If you have read or participated in any discussion about ORMs, you will have come across the ‘object-relational impedance mismatch’ which concerns reconciling an object-oriented view of data with a relational one.

The result of this mismatch is that an ORM can force compromise in your database design. So I thought that, if I worked on a project that didn’t use an ORM, I’d be able to go all out on a relational design!

It turns out, even then, I found a lot of resistance to relational concepts in the team. It seemed to me that there was something fundamentally different with how we viewed the role of the database. There was a similar, perhaps subtler, ‘impedance mismatch’.

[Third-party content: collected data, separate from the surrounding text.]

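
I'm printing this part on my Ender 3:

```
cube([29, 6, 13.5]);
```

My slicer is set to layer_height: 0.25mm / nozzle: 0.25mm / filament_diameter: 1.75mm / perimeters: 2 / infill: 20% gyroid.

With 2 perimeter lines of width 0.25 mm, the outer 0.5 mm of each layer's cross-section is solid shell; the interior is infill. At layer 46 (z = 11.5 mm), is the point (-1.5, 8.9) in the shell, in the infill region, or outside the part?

outside

At z = 11.5 mm: the cube (footprint 29×6) is included at this height. Overall, the cross-section is a single solid region. The nearest boundary edge runs (29.00, 6.00)→(0.00, 6.00); distance from the point to it = 3.26 mm. The point is not inside any of the regions above, so it lies outside the cross-section (3.26 mm from the nearest boundary).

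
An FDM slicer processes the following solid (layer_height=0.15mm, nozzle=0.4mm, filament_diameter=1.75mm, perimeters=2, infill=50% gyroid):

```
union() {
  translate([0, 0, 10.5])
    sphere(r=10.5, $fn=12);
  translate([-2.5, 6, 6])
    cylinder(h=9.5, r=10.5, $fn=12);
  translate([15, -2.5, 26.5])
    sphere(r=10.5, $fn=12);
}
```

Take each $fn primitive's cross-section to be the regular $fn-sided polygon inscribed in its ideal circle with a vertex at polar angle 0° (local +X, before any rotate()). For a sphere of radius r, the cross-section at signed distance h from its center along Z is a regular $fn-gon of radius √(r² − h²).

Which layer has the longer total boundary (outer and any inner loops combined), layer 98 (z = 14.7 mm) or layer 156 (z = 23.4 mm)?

layer 98 (z = 14.7 mm)

Layer 98 (z = 14.7): the r=10.5 sphere contributes a regular 12-gon of circumradius √(10.5²−4.2²) = 9.623 (perimeter = 2·12·9.623·sin(180°/12) = 59.78 mm); the r=10.5 cylinder at (-2.5, 6) gives a regular 12-gon of circumradius 10.5 (constant along its height) (perimeter = 2·12·10.500·sin(180°/12) = 65.22 mm); the sphere at (15, -2.5) does not reach this height (|z−center|=11.800 > r=10.5); Merging all regions: the regions partially overlap (shared area 177.61 mm²), so the edge portions inside another operand are dropped and the merged outline is re-measured after clipping — boundary = 76.03 mm. So its perimeter = 76.03 mm. Layer 156 (z = 23.4): the sphere does not reach this height (|z−center|=12.900 > r=10.5); the cylinder at (-2.5, 6) does not reach this height (z outside [6, 15.5]); the r=10.5 sphere at (15, -2.5) slices to a regular 12-gon of circumradius 10.032 (√(r²−h²) with h=3.1 from center) (perimeter = 2·12·10.032·sin(180°/12) = 62.32 mm); Taking the union: only the r=10.5 sphere at (15, -2.5) is present, so the union is just that shape — boundary = 62.32 mm. So its perimeter = 62.32 mm. Layer 98 is larger (76.03 vs 62.32 mm).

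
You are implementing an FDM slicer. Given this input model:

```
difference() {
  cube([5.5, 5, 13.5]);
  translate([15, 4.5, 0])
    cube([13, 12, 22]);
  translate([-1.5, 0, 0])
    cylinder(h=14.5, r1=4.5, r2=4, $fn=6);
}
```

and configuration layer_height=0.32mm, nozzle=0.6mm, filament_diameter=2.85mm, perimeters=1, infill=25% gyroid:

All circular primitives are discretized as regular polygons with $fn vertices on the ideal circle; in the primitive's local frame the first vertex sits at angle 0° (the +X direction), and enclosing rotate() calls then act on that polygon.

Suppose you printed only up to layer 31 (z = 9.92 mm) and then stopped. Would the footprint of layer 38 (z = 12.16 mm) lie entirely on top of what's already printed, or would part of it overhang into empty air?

entirely on top

Compare the two slices. At z = 9.92: the cube (footprint 5.5×5) is included at this height (area 27.50 mm²); the cube at (15, 4.5) is present — its section is the full 13×12 rectangle (area 156.00 mm²); the cone at (-1.5, 0) contributes a regular 6-gon of circumradius 4.158 (interpolated between r1=4.5 and r2=4 at t=0.684) (area = (6/2)·4.158²·sin(360°/6) = 44.92 mm²); Taking the first minus the rest: starting from the 5.5×5 cube (27.50 mm²), the 13×12 cube at (15, 4.5) misses the remaining region (no effect); the cone at (-1.5, 0) partially overlaps it — only the 5.83 mm² overlap (of its 44.92 mm²) is removed, clipping the outline — area = 21.67 mm². At z = 12.16: the cube (footprint 5.5×5) is included at this height (area 27.50 mm²); the cube at (15, 4.5) (footprint 13×12) is included at this height (area 156.00 mm²); the cone at (-1.5, 0) (r1=4.5→r2=4) has section circumradius 4.081 here — a regular 6-gon (area = (6/2)·4.081²·sin(360°/6) = 43.26 mm²); Taking the first minus the rest: starting from the 5.5×5 cube (27.50 mm²), the 13×12 cube at (15, 4.5) misses the remaining region (no effect); the cone at (-1.5, 0) partially overlaps it — only the 5.51 mm² overlap (of its 43.26 mm²) is removed, clipping the outline — area = 21.99 mm². Checking containment: the cross-section at z = 12.16 is a subset of the cross-section at z = 9.92.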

I have made a rough impression of each view, with no attempt to be impartial.

“The Serialisation Layer”

  • Persistent data is owned by some unit of code - e.g. a table is owned by an object, or tables are owned by a service.
  • Thou shalt not covet thy neighbour’s tables. Retrieve information through the code owning it.
  • The state of the program is the source of truth. Speak to the program, not the database.
  • The database is there to persist the state of the program.
  • Encapsulation at all costs. Break problems down into little black boxes with interior mutable state.
  • APIs are made of code. Databases are not APIs. Data storage is an implementation detail.
  • Databases are interchangeable. Abstract away the database “in case we need to move to another one.”
  • Views, stored procedures, and advanced database features are uncomfortable because they muddy the simple mapping between the data and the code.
  • Sympathetic to “one database per service” architectures.
  • ORMs are fine.

This approach is comparable to object-oriented programming; state and behaviour are coupled together, and information is hidden.

“The Logical System”

  • A database is a logical system - a set of true propositions (i.e. facts).
  • You can’t, like, own facts, man (therefore tables are not ‘owned’ by code or processes).
  • The source of truth is the database.
  • The database is an API in and of itself, and takes the shape of its public schema. Take care with its design.
  • The database is an independent entity, separate from application code.
  • Different parts of the application can access the same table. It’s ok. They’re just facts.
  • Hide implementation, not information.
  • Views and stored procedures are useful for building APIs.
  • ORMs are the devil.

There is no perceived ownership of data, and that is important, but don’t mistake this for a free-for-all. API design and access control are still good things, but shared access is not a sin.